Feng Chihuo'nin figürü sallandı, ardından beş parmağında anka alevleri tutuşup Yun Che'nin göğsünü hedef alırken ona doğru atıldı. Onu tek hamlede öldürmek istediği açıktı.... Sekizinci seviye İmparator Kaynak Alemi’nde ki gerçek bir Taht'ın karşısında basit bir Yeryüzü Kaynak uygulayıcısı vardı. Eğer aniden ölüm imkânsızsa o zaman bunu komik bulacaktı.

Yun Che'nin bakışları bir anlığına parlarken Yıldız Tanrısı’nın Kırık Gölgesi’ni kullanarak oluşturduğu üç sahte görüntü Feng Chihuo'nin saldırısının ıskalamasını sağladı. Derin bir nefes alıp bedenindeki tüm kaynak enerjisini topladı ve güneye doğru hızlıca kaçtı.

Havayı yakaladığı an Feng Chihuo sersemledi. Yun Che'nin nasıl görüş açısından çıktığını açıkça anlayamamıştı ve ardından onun kaçma hızı onun çok daha şaşırmasına neden olmuştu... O açıkça Yeryüzü Kaynak Alemindeydi ama hızı düşük seviyeli bir Tahttan aşağı kalmıyordu!

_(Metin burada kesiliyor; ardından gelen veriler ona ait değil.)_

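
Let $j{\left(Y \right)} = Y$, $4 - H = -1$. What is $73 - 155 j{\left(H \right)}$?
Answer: $-702$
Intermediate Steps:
$H = 5$ ($H = 4 - -1 = 4 + 1 = 5$)
$73 - 155 j{\left(H \right)} = 73 - 775 = -702$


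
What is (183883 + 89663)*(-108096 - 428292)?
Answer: -146726791848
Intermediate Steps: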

"Hmph! Beklenildiği gibi biraz yeteneği var." Feng Chihuo soğukça burnundan soludu, kalbinde bir kızgınlık belirtisi ortaya çıktı. Yun Che'nin hızı beklediğinden hızlı olsa da böyle bir hız yine de avucundan kaçmasını sağlamayacaktı. Bunun yanı sıra Yun Che sadece Yeryüzü Kaynak Alemindeydi. Onun uçması imkânsızdı, bu nedenle yerden kaçmaktan başka şansı yoktu yani görüş alanından asla kaçamayacaktı.

"Velet, nereye kaçabileceğini görelim bakalım!"

Feng Chihuo homurdandı. Tüm bedeni yayından çıkan ok gibi Yun Che'nin arkasından uçtu, şok edici hızı beraberinde kıyaslanamayacak bir hava yırtılma sesi getirdi. Hızlar arasındaki farklar nedeniyle onlarca nefes içinde Yun Che bir kez daha altmış metre mesafe kalana kadar takip edildi. Kaçmakta olan Yun Che aniden bir kez daha döndü ve zifiri karanlık bir şeyi havadaki Feng Chihuo'ye attı.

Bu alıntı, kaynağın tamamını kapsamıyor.